Os defensores da legalização da eutanásia
falam de evitar sofrer inutilmente através de uma morte digna e assistida.
Por
mais cuidado do legislador, são facilmente perceptíveis a ambiguidade de
conceitos, a ténue linha entre uso e abuso, e a corrosão da fronteira entre a
ética e deontologia do cuidar e a de não matar. É que não se trata só da
liberdade de morrer, mas da necessidade de alguém que mate, decretada pelo
Estado. É isto avanço civilizacional?

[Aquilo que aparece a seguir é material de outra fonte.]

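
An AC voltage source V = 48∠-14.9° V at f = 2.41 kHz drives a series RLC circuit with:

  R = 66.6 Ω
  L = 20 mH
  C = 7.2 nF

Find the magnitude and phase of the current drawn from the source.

Step 1 — Angular frequency: ω = 2π·f = 2π·2410 = 1.514e+04 rad/s.
Step 2 — Component impedances:
  R: Z = R = 66.6 Ω
  L: Z = jωL = j·1.514e+04·0.02 = 0 + j302.8 Ω
  C: Z = 1/(jωC) = -j/(ω·C) = 0 - j9172 Ω
Step 3 — Series combination: Z_total = R + L + C = 66.6 - j8869 Ω = 8870∠-89.6° Ω.
Step 4 — Source phasor: V = 48∠-14.9° V = 46.39 - j12.34 V.
Step 5 — Ohm's law: I = V / Z_total = (46.39 - j12.34) / (66.6 - j8869) = 0.001431 + j0.005219 A.
Step 6 — Convert to polar: |I| = 0.005412 A, ∠I = 74.7°.

I = 0.005412∠74.7° A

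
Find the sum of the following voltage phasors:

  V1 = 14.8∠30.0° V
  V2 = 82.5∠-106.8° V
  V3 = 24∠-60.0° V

Step 1 — Convert each phasor to rectangular form:
  V1 = 14.8·(cos(30.0°) + j·sin(30.0°)) = 12.82 + j7.4 V
  V2 = 82.5·(cos(-106.8°) + j·sin(-106.8°)) = -23.85 - j78.98 V
  V3 = 24·(cos(-60.0°) + j·sin(-60.0°)) = 12 - j20.78 V
Step 2 — Sum components: V_total = 0.9721 - j92.36 V.
Step 3 — Convert to polar: |V_total| = 92.37 V, ∠V_total = -89.4°.

V_total = 92.37∠-89.4° V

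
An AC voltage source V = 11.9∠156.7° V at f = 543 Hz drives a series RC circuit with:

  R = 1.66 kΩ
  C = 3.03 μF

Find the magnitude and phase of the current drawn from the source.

Step 1 — Angular frequency: ω = 2π·f = 2π·543 = 3412 rad/s.
Step 2 — Component impedances:
  R: Z = R = 1660 Ω
  C: Z = 1/(jωC) = -j/(ω·C) = 0 - j96.73 Ω
Step 3 — Series combination: Z_total = R + C = 1660 - j96.73 Ω = 1663∠-3.3° Ω.
Step 4 — Source phasor: V = 11.9∠156.7° V = -10.93 + j4.707 V.
Step 5 — Ohm's law: I = V / Z_total = (-10.93 + j4.707) / (1660 - j96.73) = -0.006726 + j0.002444 A.
Step 6 — Convert to polar: |I| = 0.007157 A, ∠I = 160.0°.

I = 0.007157∠160.0° A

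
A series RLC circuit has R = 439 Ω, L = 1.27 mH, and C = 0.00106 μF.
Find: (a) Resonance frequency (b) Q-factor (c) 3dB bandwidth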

Inconstitucional, é-o, sem dúvida (“a
vida humana é inviolável, artº 24 da CRP).
O
que é sofrimento intolerável? Como se mede? O que comporta para além da dor?
E diante de cuidados paliativos mais eficazes e do avanço da medicina,
como se define a fronteira do sofrimento inútil? Estes conceitos, aliás, resvalam danosamente,
como o comprova o abuso da lei na Holanda (não esquecendo que, também aqui, a “oferta” aumenta a “procura”).
E estará o legislador tão seguro de formular uma norma inatacável sobre a
natureza livre, consciente e informada do pedido de eutanásia? O desabafo da “vontade de morrer” não exprime,
por omissão, o pedido de ser eutanasiado.
Tem
havido muita confusão de conceitos, pondo tudo no mesmo saco: eutanásia
activa e passiva, ortotanásia, obstinação terapêutica. Sobre esta, cito a
própria posição da Igreja Católica: «A cessação de tratamentos médicos
onerosos, perigosos, extraordinários ou desproporcionados aos resultados
esperados pode ser legítima. É a rejeição do “encarniçamento terapêutico”. Não
que assim se pretenda dar a morte; simplesmente se aceita o facto de a não
poder impedir. As decisões devem ser tomadas pelo paciente se para isso tiver
competência e capacidade; de contrário, por quem para tal tenha direitos
legais, respeitando sempre a vontade razoável e os interesses legítimos do
paciente (…). O uso dos analgésicos para aliviar os sofrimentos do moribundo,
mesmo correndo-se o risco de abreviar os seus dias, pode ser moralmente
conforme com a dignidade humana, se a morte não for querida, nem como fim nem
como meio, mas somente prevista e tolerável como inevitável.»
Porquê tanta pressa? Temos a figura do “testamento vital”, ainda a
dar os primeiros passos, e quer acelerar-se tudo isto em nome de quê?
Face à “inutilidade do sofrimento” na “sociedade de cansaço”, quem
garante que certas expressões de envelhecimento e dependência não se seguirão,
em nome de um pretenso “avanço civilizacional”?
Nestas matérias, sabe-se como se começa, nunca como se acaba.